Using information gained during the Baseline Test, we focused on making changes to those scenarios that elicited the poorest performance. For those scenarios shown above, this would be those that had success rates of 64% or less. As you can see, some of the scenarios elicited very good performance. We encouraged the design team to not make changes that would lower the success rates of those scenarios. We found it necessary to continuously remind designers to stay focused on those scenarios where the success rate was lowest. This was one of the major uses of the usability testing sessions – it kept designers focused on those homepage issues that most needed their attention.
It should be noted that the qualitative findings from the usability testing were used to inform the proposed changes to the homepage. We had participants type their overall impressions, specify what they liked best and least, and what changes they would make if given the chance. During the tests, testers took notes about problems that participants were having, and asked questions in a debriefing at the end of each test.

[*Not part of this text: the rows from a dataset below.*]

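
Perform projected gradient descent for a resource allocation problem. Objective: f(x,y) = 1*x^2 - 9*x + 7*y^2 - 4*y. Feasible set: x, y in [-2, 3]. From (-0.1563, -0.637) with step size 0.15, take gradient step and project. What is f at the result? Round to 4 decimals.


Step 1: Compute gradient at (-0.1563, -0.637).
grad_x = 2*1*-0.1563 - 9 = -9.3126
grad_y = 2*7*-0.637 - 4 = -12.918
Step 2: Gradient step.
x_raw = -0.1563 - 0.15*-9.3126 = 1.2406
y_raw = -0.637 - 0.15*-12.918 = 1.3007
Step 3: Project onto [-2, 3].
x_proj = clip(1.2406) = 1.2406
y_proj = clip(1.3007) = 1.3007
Step 4: Evaluate f.
f(1.2406, 1.3007) = -2.9863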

Some of the observations after the Baseline test included:
- Many felt that the homepage had too much information (overwhelming).
- Participants struggled to find information because of busy, cluttered pages.
- Participants who found the A-Z index liked it, and used it quite frequently (it was hard to find).
- Participants thought that the website was inconsistent in layout, navigation, and look and feel.
- Participants did not feel that the categories of information were clear.
- Participants thought that they had to go through too many layers to find information.
- Participants did find that the features and the page descriptions were useful.
We found these observations to be invaluable after deciding which scenarios were leading to the most usability problems. These insights from both testers and users assisted us in deciding what changes had the best chance of improving the website.